Disco 0.2.1 (May 26th 2009)

New features

  • Support for redundant inputs: You can now specify many redundant addresses for an input file. Scheduler chooses the address which points at the node with the lowest load. If the address fails, other addresses are tried one by one until the task succeeds. See inputs in disco.core.Disco.new_job() for more information.
  • Task profiling: See How to profile programs in Disco?
  • Implemented an efficient way to poll for results of many concurrent jobs. See disco.core.Disco.results().
  • Support for the Curl HTTP client library added. Curl is used by default if the pycurl module is available.
  • Improved storing of intermediate results: Results are now spread to a directory hierarchy based on the md5 checkum of the job name.

Bugfixes

  • Check for ionice before using it. (commit dacbbbf785)
  • required_modules didn’t handle submodules (PIL.Image etc.) correctly (commit a5b9fcd970)
  • Missing file balls.png added. (bug #7, commit d5617a788)
  • Missing and crashed nodes don’t cause the job to fail (bug #2, commit 6a5e7f754b)
  • Default value for nr_reduces now never exceeds 100 (bug #9, commit 5b9e6924)
  • Fixed homedisco regression in 0.2. (bugs #5, #10, commit caf78f77356)

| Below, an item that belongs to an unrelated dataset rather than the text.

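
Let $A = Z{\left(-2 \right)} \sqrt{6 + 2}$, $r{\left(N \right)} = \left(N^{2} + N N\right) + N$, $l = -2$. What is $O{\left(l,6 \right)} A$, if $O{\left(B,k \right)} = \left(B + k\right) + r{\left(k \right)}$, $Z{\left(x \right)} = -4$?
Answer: $- 656 \sqrt{2} \approx -927.72$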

Disco 0.2 (April 7th 2009)

New features

Bugfixes

(NB: bug IDs in 0.2 refer to the old bug tracking system)

  • chunked = false mode produced incorrect input files for the reduce phase (commit db718eb6)
  • Shell enabled for the disco master process (bug #7, commit 7944e4c8)
  • Added warning about unknown parameters in new_job() (bug #8, commit db707e7d)
  • Fix for sending invalid configuration data (bug #1, commit bea70dd4)
  • Fixed missing msg, err and data_err functions (commit e99a406d)